This is worth reading, you pile of horserace junkies. Debt! Capitalists! Killer apps! People profiting off human misery! Peculiarities of Kenya! What's not to like? Warren and Sanders both endorse reading this article. Biden says something vague about how obviously he knows all about Kenya and what it was doing in his pajamas he'll never know, blink blink blink
1 is correct. It was a little bit depressing, but more profitable than focusing on the primary.
I know! It's fascinating! (When I saw Stanster's post, I almost took this down to save it for later.)
Capitalist development is like a video game where you make it past the first level (subsistence farming) and then you face a tougher boss (predatory lending).

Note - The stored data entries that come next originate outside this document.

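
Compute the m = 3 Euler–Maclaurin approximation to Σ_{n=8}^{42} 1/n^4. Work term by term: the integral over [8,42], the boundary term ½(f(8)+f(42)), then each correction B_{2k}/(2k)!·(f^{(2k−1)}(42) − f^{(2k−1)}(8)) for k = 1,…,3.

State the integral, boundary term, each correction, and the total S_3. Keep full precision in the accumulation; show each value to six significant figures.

∫_8^42 1/x^4 dx evaluates to 0.000646543.
Boundary: ½(f(8) + f(42)) = ½(0.000244141 + 3.21368e-07) = 0.000122231.
Running total after boundary: 0.000768774.
Correction k=1: B_{2}/2! · (f^{(1)}(42) − f^{(1)}(8)) = 1/12 · (-3.06065e-08 − (-0.000122070)) = 1.01700e-05.
Partial sum through k=1: 0.000778943.
Correction k=2: B_{4}/4! · (f^{(3)}(42) − f^{(3)}(8)) = −1/720 · (-5.20519e-10 − (-5.72205e-05)) = -7.94721e-08.
Partial sum through k=2: 0.000778864.
Correction k=3: B_{6}/6! · (f^{(5)}(42) − f^{(5)}(8)) = 1/30240 · (-1.65244e-11 − (-5.00679e-05)) = 1.65568e-09.

S_3 ≈ 0.000778866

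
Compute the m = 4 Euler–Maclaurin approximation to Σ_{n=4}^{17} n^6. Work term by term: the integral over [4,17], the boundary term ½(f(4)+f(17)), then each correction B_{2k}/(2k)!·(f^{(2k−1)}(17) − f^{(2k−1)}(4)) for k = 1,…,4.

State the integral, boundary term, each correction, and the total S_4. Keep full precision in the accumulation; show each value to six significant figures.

S_4 ≈ 7.13969e+07

Integral: ∫_4^17 x^6 dx = 5.86175e+07.
Boundary: ½(f(4) + f(17)) = ½(4096.00 + 2.41376e+07) = 1.20708e+07.
Integral + boundary = 7.06883e+07.
Correction k=1: B_{2}/2! · (f^{(1)}(17) − f^{(1)}(4)) = 1/12 · (8.51914e+06 − 6144.00) = 709416.
After k=1: 7.13977e+07.
Correction k=2: B_{4}/4! · (f^{(3)}(17) − f^{(3)}(4)) = −1/720 · (589560 − 7680.00) = -808.167.
After k=2: 7.13969e+07.
Correction k=3: B_{6}/6! · (f^{(5)}(17) − f^{(5)}(4)) = 1/30240 · (12240.0 − 2880.00) = 0.309524.
After k=3: 7.13969e+07.
Correction k=4: B_{8}/8! · (f^{(7)}(17) − f^{(7)}(4)) = −1/1209600 · (0.00000 − 0.00000) = 0.00000.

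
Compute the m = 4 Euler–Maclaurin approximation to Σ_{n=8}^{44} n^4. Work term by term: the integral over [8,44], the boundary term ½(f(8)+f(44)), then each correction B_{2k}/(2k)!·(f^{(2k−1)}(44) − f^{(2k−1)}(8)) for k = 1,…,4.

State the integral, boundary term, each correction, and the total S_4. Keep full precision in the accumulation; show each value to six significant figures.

S_4 ≈ 3.48810e+07

The integral term ∫_8^44 x^4 dx = 3.29767e+07.
Endpoint term: (f(8) + f(44))/2 = (4096.00 + 3.74810e+06)/2 = 1.87610e+06.
Integral + boundary = 3.48528e+07.
Correction k=1: B_{2}/2! · (f^{(1)}(44) − f^{(1)}(8)) = 1/12 · (340736 − 2048.00) = 28224.0.
After k=1: 3.48810e+07.
Correction k=2: B_{4}/4! · (f^{(3)}(44) − f^{(3)}(8)) = −1/720 · (1056.00 − 192.000) = -1.20000.
After k=2: 3.48810e+07.
Correction k=3: B_{6}/6! · (f^{(5)}(44) − f^{(5)}(8)) = 1/30240 · (0.00000 − 0.00000) = 0.00000.
After k=3: 3.48810e+07.
Correction k=4: B_{8}/8! · (f^{(7)}(44) − f^{(7)}(8)) = −1/1209600 · (0.00000 − 0.00000) = 0.00000.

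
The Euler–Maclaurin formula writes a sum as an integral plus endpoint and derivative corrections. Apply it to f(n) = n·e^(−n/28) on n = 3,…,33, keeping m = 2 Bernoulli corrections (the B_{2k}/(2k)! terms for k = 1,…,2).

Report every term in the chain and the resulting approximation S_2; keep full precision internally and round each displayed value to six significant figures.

S_2 ≈ 260.580

∫_3^33 x·e^(−x/28) dx evaluates to 254.226.
½[f(3) + f(33)] = ½[2.69519 + 10.1547] = 6.42494.
So far: 260.651.
k=1: B_{2}/(2)! × [f^{(1)}(33) − f^{(1)}(3)] = 1/12 × (-0.0549496 − 0.802140) = -0.0714242.
Running total after k=1: 260.580.
k=2: B_{4}/(4)! × [f^{(3)}(33) − f^{(3)}(3)] = −1/720 × (0.000714906 − 0.00331497) = 3.61120e-06.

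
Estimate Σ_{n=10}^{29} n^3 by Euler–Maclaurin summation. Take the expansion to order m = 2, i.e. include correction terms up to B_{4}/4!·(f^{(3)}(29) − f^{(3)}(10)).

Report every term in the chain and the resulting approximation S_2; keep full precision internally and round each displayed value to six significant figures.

The integral term ∫_10^29 x^3 dx = 174320.
Boundary: ½(f(10) + f(29)) = ½(1000.00 + 24389.0) = 12694.5.
Integral + boundary = 187015.
Correction k=1: B_{2}/2! · (f^{(1)}(29) − f^{(1)}(10)) = 1/12 · (2523.00 − 300.000) = 185.250.
Running total after k=1: 187200.
Correction k=2: B_{4}/4! · (f^{(3)}(29) − f^{(3)}(10)) = −1/720 · (6.00000 − 6.00000) = 0.00000.

S_2 ≈ 187200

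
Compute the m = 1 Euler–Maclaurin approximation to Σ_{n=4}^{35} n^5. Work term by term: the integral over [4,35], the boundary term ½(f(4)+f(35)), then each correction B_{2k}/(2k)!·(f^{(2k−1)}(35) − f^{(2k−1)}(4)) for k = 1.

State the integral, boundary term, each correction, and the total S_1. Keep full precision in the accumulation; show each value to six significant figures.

S_1 ≈ 3.33264e+08

Integral: ∫_4^35 x^5 dx = 3.06377e+08.
Endpoint term: (f(4) + f(35))/2 = (1024.00 + 5.25219e+07)/2 = 2.62614e+07.
So far: 3.32638e+08.
Correction k=1: B_{2}/2! · (f^{(1)}(35) − f^{(1)}(4)) = 1/12 · (7.50312e+06 − 1280.00) = 625154.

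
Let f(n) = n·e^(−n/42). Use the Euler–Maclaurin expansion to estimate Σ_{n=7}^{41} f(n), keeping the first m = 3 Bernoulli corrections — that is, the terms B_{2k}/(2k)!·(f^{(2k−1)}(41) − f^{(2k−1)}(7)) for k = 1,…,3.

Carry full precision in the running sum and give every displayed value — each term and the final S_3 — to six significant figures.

Integral: ∫_7^41 x·e^(−x/42) dx = 428.731.
Endpoint term: (f(7) + f(41))/2 = (5.92537 + 15.4465)/2 = 10.6859.
Integral + boundary = 439.417.
k=1: B_{2}/(2)! × [f^{(1)}(41) − f^{(1)}(7)] = 1/12 × (0.00897009 − 0.705401) = -0.0580359.
After k=1: 439.359.
k=2: B_{4}/(4)! × [f^{(3)}(41) − f^{(3)}(7)] = −1/720 × (0.000432232 − 0.00135962) = 1.28804e-06.
After k=2: 439.359.
k=3: B_{6}/(6)! × [f^{(5)}(41) − f^{(5)}(7)] = 1/30240 × (4.87176e-07 − 1.31482e-06) = -2.73693e-11.

S_3 ≈ 439.359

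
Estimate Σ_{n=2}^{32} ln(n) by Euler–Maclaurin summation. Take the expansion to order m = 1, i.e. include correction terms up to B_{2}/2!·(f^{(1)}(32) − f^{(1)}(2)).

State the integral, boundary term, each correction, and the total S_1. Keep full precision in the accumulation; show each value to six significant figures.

S_1 ≈ 81.5576

The integral term ∫_2^32 ln(x) dx = 79.5173.
½[f(2) + f(32)] = ½[0.693147 + 3.46574] = 2.07944.
Integral + boundary = 81.5967.
k=1: B_{2}/(2)! × [f^{(1)}(32) − f^{(1)}(2)] = 1/12 × (0.0312500 − 0.500000) = -0.0390625.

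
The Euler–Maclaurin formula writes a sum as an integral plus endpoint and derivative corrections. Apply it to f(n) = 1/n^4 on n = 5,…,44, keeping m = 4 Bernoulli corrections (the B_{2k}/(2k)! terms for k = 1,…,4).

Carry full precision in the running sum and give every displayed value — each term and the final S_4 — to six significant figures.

S_4 ≈ 0.00356752

Integral: ∫_5^44 1/x^4 dx = 0.00266275.
Boundary: ½(f(5) + f(44)) = ½(0.00160000 + 2.66802e-07) = 0.000800133.
Running total after boundary: 0.00346289.
k=1: B_{2}/(2)! × [f^{(1)}(44) − f^{(1)}(5)] = 1/12 × (-2.42547e-08 − (-0.00128000)) = 0.000106665.
After k=1: 0.00356955.
k=2: B_{4}/(4)! × [f^{(3)}(44) − f^{(3)}(5)] = −1/720 × (-3.75848e-10 − (-0.00153600)) = -2.13333e-06.
After k=2: 0.00356742.
k=3: B_{6}/(6)! × [f^{(5)}(44) − f^{(5)}(5)] = 1/30240 × (-1.08716e-11 − (-0.00344064)) = 1.13778e-07.
After k=3: 0.00356753.
k=4: B_{8}/(8)! × [f^{(7)}(44) − f^{(7)}(5)] = −1/1209600 × (-5.05397e-13 − (-0.0123863)) = -1.02400e-08.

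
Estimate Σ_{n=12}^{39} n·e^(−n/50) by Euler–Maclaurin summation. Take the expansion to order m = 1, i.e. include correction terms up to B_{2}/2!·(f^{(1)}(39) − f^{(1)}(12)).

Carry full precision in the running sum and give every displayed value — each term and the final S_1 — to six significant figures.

S_1 ≈ 412.257

Integral: ∫_12^39 x·e^(−x/50) dx = 398.640.
Boundary: ½(f(12) + f(39)) = ½(9.43953 + 17.8778) = 13.6587.
Running total after boundary: 412.298.
Correction k=1: B_{2}/2! · (f^{(1)}(39) − f^{(1)}(12)) = 1/12 · (0.100849 − 0.597837) = -0.0414157.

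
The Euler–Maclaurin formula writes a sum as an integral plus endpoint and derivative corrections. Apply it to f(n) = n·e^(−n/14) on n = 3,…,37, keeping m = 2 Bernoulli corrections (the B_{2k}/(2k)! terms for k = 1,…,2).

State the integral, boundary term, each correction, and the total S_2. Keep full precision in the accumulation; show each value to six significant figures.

The integral term ∫_3^37 x·e^(−x/14) dx = 141.287.
Boundary: ½(f(3) + f(37)) = ½(2.42135 + 2.63283) = 2.52709.
So far: 143.815.
Correction k=1: B_{2}/2! · (f^{(1)}(37) − f^{(1)}(3)) = 1/12 · (-0.116902 − 0.634164) = -0.0625888.
Partial sum through k=1: 143.752.
Correction k=2: B_{4}/4! · (f^{(3)}(37) − f^{(3)}(3)) = −1/720 · (0.000129660 − 0.0114714) = 1.57525e-05.

S_2 ≈ 143.752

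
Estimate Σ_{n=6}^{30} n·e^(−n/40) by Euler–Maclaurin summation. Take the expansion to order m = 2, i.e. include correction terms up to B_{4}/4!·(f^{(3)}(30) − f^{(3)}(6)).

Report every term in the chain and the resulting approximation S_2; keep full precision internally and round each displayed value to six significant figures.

S_2 ≈ 270.693

∫_6^30 x·e^(−x/40) dx evaluates to 261.076.
Endpoint term: (f(6) + f(30))/2 = (5.16425 + 14.1710)/2 = 9.66762.
Integral + boundary = 270.744.
Correction k=1: B_{2}/2! · (f^{(1)}(30) − f^{(1)}(6)) = 1/12 · (0.118092 − 0.731602) = -0.0511258.
After k=1: 270.693.
Correction k=2: B_{4}/4! · (f^{(3)}(30) − f^{(3)}(6)) = −1/720 · (0.000664265 − 0.00153314) = 1.20676e-06.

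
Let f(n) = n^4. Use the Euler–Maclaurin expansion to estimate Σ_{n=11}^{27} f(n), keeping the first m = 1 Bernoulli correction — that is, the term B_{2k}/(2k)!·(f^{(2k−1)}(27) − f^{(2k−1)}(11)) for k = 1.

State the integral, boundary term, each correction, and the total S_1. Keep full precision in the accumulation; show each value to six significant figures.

∫_11^27 x^4 dx evaluates to 2.83757e+06.
Endpoint term: (f(11) + f(27))/2 = (14641.0 + 531441)/2 = 273041.
So far: 3.11061e+06.
Correction k=1: B_{2}/2! · (f^{(1)}(27) − f^{(1)}(11)) = 1/12 · (78732.0 − 5324.00) = 6117.33.

S_1 ≈ 3.11673e+06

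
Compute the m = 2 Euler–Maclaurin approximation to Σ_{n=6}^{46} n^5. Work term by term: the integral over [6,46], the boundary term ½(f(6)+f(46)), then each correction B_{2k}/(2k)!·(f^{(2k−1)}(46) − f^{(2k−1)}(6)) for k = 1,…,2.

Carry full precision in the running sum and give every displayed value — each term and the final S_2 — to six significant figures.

S_2 ≈ 1.68389e+09

Integral: ∫_6^46 x^5 dx = 1.57904e+09.
Endpoint term: (f(6) + f(46))/2 = (7776.00 + 2.05963e+08)/2 = 1.02985e+08.
Running total after boundary: 1.68203e+09.
Correction k=1: B_{2}/2! · (f^{(1)}(46) − f^{(1)}(6)) = 1/12 · (2.23873e+07 − 6480.00) = 1.86507e+06.
Running total after k=1: 1.68389e+09.
Correction k=2: B_{4}/4! · (f^{(3)}(46) − f^{(3)}(6)) = −1/720 · (126960 − 2160.00) = -173.333.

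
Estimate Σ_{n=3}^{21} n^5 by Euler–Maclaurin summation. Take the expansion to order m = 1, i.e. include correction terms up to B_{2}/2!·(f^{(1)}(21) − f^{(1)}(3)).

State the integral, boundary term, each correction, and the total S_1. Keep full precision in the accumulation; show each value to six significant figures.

∫_3^21 x^5 dx evaluates to 1.42942e+07.
Endpoint term: (f(3) + f(21))/2 = (243.000 + 4.08410e+06)/2 = 2.04217e+06.
Integral + boundary = 1.63364e+07.
k=1: B_{2}/(2)! × [f^{(1)}(21) − f^{(1)}(3)] = 1/12 × (972405 − 405.000) = 81000.0.

S_1 ≈ 1.64174e+07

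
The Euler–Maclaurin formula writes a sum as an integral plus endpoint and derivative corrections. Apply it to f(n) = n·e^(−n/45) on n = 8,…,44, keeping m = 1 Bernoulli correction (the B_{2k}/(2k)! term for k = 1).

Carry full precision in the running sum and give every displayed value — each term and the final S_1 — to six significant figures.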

The only way to win is not to play the game.
After the 2010 earthquake, the Gates foundation throw a shit-ton of money to fund a prize for telecommunications companies to recreate MPESA in Haiti.
It was one of the most impressive acts of neoliberal bullshit I've ever seen. At one point, one of the companies was juicing the metrics they needed to win the prize by subsidizing the purchase of lottery tickets via their mobile money app.
The effort basically ended around the time the last of the prize money was claimed.
Not working if you don't get paid is something that telecom companies are good at, but maybe former subsistence farmers need to learn that.
Anyway, maybe buy the mailing list from the lenders and organize a debt strike? Probably don't mention that when you ask to buy the list.
I don't see that M-PESA is intrinsically bad. It provided bank-like services; banks aren't intrinsically bad either, they provide important services. But to the extent your app is providing bank-like services it needs bank-like regualtion.
What gets me is how many panels I've sat through with various economic development types going on about how M-PESA is the harbinger of our glorious FinTech future and nobody ever mentioned this aspect of the thing. Turns out "banking the unbanked" means getting them into debt. I guess I that part was just assumed?
I mean, M-PESA has legitimately accomplished a thing that for Kenya that lots and lots of countries are trying to do, and its probably helped a lot of people and boosted the economy of some very poor places. But this whole payday lending-type trap they've built on top of it never seems to make it into the discussion.
I know 5 is a joke, and I take the point in 12, but I think they also imply there's some clear line between subsidence poverty and capitalist poverty, and people aren't indebted in the former. I think that's actually seldom the case. In Ladakh, for instance:
Many households had historically been heavily indebted to landlords and moneylenders. Most commonly, farmers became indebted because they were unable to raise the interest to repay in kind the grain borrowed for sowing at the start of the season.In theory by aggregating debts like that a bigger organization might be able to charge lower interest. There may also be some micro-political benefits to having debts owed to a distant telco/bank rather than the local cacique. (Though by the same token the debtors may lose customary claims to relief:
According to Kalon Rigzin Namgyal, debts rarely were collected forcibly and could be settled through symbolic payments. According to him, if one owed 100 khal (of grain; one khal equals about ten kilograms)32 and could not repay, one could give a rope and the debt would be cancelled. For 1,000 khal, one would have to pay one goat skin, and for 2,000, one bull (Rigzin Namgyal 1995). Other older people insist, however, that indebtedness was indeed a serious problem.) All that said, 13. Of course.
"Turns out "banking the unbanked" means getting them into debt. I guess I that part was just assumed?"
I hate to get all dsquared but being able to get into debt is an absolutely terrific thing and all of us, and all our countries, would be massively worse off if not for our ability to get into debt.
11: It does have bank-like regulation; the regulator is the Central Bank of Kenya [or whichever country], and IIRC the client balances are in an actual bank [when I last looked, Standard Bank].
Also 14 is completely right. Debt bondage is absolutely rife in peasant economies! That's really well known in the history of the United States.
16.1: I was unclear. I meant, in the case of Kenya at least, different rules are being applied, as in:
Its profitability depends, in part, on a discursive gymnastics that defines the 7.5 percent premium on borrowed funds as a "facilitation fee" rather than an interest rate. Were it judged to be the latter, it would be subject to a legal limit well below its current annualized cost of around 100 percent.